Les causes et les effets de la violence concernent tous les aspects de la vie
personnelle et sociale. C’est impossible d’en faire le tour en trois
courtes journées, et nous avons dû faire un choix majeur : garder
pour l’année prochaine les aspects économiques. Ils sont
chaque jour plus manifestes. Pour ne pas les traiter d’une façon
trop superficielle, nous leur consacrerons l’intégralité
de la session 2003 sur l’argent, à laquelle nous travaillons déjà.
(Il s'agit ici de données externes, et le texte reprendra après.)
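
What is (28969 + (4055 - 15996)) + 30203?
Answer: 47231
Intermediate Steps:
(28969 + (4055 - 15996)) + 30203 = (28969 - 11941) + 30203 = 17028 + 30203 = 47231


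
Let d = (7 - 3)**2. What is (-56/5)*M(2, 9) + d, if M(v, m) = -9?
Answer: 584/5 ≈ 116.80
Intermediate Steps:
d = 16 (d = 4**2 = 16)
(-56/5)*M(2, 9) + d = -56/5*(-9) + 16 = 504/5 + 16 = 584/5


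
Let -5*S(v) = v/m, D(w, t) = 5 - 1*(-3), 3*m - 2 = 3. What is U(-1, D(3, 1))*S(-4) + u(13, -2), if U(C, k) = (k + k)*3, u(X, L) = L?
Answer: 526/25 ≈ 21.040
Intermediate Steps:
m = 5/3 (m = ⅔ + (⅓)*3 = ⅔ + 1 = 5/3 ≈ 1.6667)
D(w, t) = 8 (D(w, t) = 5 + 3 = 8)
U(C, k) = 6*k (U(C, k) = (2*k)*3 = 6*k)
S(v) = -3*v/25 (S(v) = -v/(5*5/3) = -v*3/(5*5) = -3*v/25)
U(-1, D(3, 1))*S(-4) + u(13, -2) = (6*8)*(-3/25*(-4)) - 2 = 48*(12/25) - 2 = 576/25 - 2 = 526/25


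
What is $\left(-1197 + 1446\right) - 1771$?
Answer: $-1522$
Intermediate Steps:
$\left(-1197 + 1446\right) - 1771 = 249 - 1771 = -1522$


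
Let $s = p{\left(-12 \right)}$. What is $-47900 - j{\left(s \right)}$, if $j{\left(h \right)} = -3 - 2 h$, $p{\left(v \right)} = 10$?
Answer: $-47877$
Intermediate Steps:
$s = 10$
$-47900 - j{\left(s \right)} = -47900 - \left(-3 - 20\right) = -47900 - -23 = -47900 + 23 = -47877$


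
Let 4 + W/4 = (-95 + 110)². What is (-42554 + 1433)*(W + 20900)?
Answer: -895779864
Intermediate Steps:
W = 884 (W = -16 + 4*(-95 + 110)² = -16 + 4*15² = -16 + 4*225 = -16 + 900 = 884)
(-42554 + 1433)*(W + 20900) = (-42554 + 1433)*(884 + 20900) = -41121*21784 = -895779864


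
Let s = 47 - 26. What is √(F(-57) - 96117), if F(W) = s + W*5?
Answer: 3*I*√10709 ≈ 310.45*I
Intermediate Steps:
s = 21
F(W) = 21 + 5*W (F(W) = 21 + W*5 = 21 + 5*W)
√(F(-57) - 96117) = √((21 + 5*(-57)) - 96117) = √((21 - 285) - 96117) = √(-264 - 96117) = √(-96381) = 3*I*√10709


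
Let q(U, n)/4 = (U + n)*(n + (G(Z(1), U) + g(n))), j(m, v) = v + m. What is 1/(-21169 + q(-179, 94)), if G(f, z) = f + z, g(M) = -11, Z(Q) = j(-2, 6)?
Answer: 1/10111 ≈ 9.8902e-5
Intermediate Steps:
j(m, v) = m + v
Z(Q) = 4 (Z(Q) = -2 + 6 = 4)
q(U, n) = 4*(U + n)*(-7 + U + n) (q(U, n) = 4*((U + n)*(n + ((4 + U) - 11))) = 4*((U + n)*(n + (-7 + U))) = 4*((U + n)*(-7 + U + n)) = 4*(U + n)*(-7 + U + n))
1/(-21169 + q(-179, 94)) = 1/(-21169 + (-28*(-179) - 28*94 + 4*(-179)**2 + 4*94**2 + 8*(-179)*94)) = 1/(-21169 + (5012 - 2632 + 4*32041 + 4*8836 - 134608)) = 1/(-21169 + (5012 - 2632 + 128164 + 35344 - 134608)) = 1/(-21169 + 31280) = 1/10111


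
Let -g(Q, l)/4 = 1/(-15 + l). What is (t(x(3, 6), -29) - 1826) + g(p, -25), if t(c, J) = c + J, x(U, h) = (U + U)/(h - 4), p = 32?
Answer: -18519/10 ≈ -1851.9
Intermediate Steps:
g(Q, l) = -4/(-15 + l)
x(U, h) = 2*U/(-4 + h) (x(U, h) = (2*U)/(-4 + h) = 2*U/(-4 + h))
t(c, J) = J + c
(t(x(3, 6), -29) - 1826) + g(p, -25) = ((-29 + 2*3/(-4 + 6)) - 1826) - 4/(-15 - 25) = ((-29 + 2*3/2) - 1826) - 4/(-40) = ((-29 + 2*3*(1/2)) - 1826) - 4*(-1/40) = ((-29 + 3) - 1826) + 1/10 = (-26 - 1826) + 1/10 = -1852 + 1/10 = -18519/10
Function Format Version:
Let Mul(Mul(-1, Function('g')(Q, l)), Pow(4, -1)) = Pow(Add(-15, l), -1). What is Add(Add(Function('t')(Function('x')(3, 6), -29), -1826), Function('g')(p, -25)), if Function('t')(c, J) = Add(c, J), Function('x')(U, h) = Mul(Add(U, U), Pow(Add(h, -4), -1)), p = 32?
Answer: Rational(-18519, 10) ≈ -1851.9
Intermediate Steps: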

Cette année, comme chaque année, les débats devraient
nous aider à repartir plus profondément engagés, plus critiques
et prêts à réagir chaque fois qu’on nous désigne
un bouc émissaire pour expliquer ou conjurer le mal – René
Girard nous aura guider dans cette réflexion. Plus citoyens et mieux
préparés, comme le suggère Charles Rojzman, à «
apprendre à vivre ensemble, apprendre à inventer du sens ensemble,
apprendre à créer du lien à partir de l’initiative
de chacun, rendu à sa véritable humanité ». Plus
chrétiens aussi, je l’espère, méditant cette remarque
que je tire d’une lettre de Mgr Gilson : « Jésus est un non-violent
habité par la violence de l’Esprit ».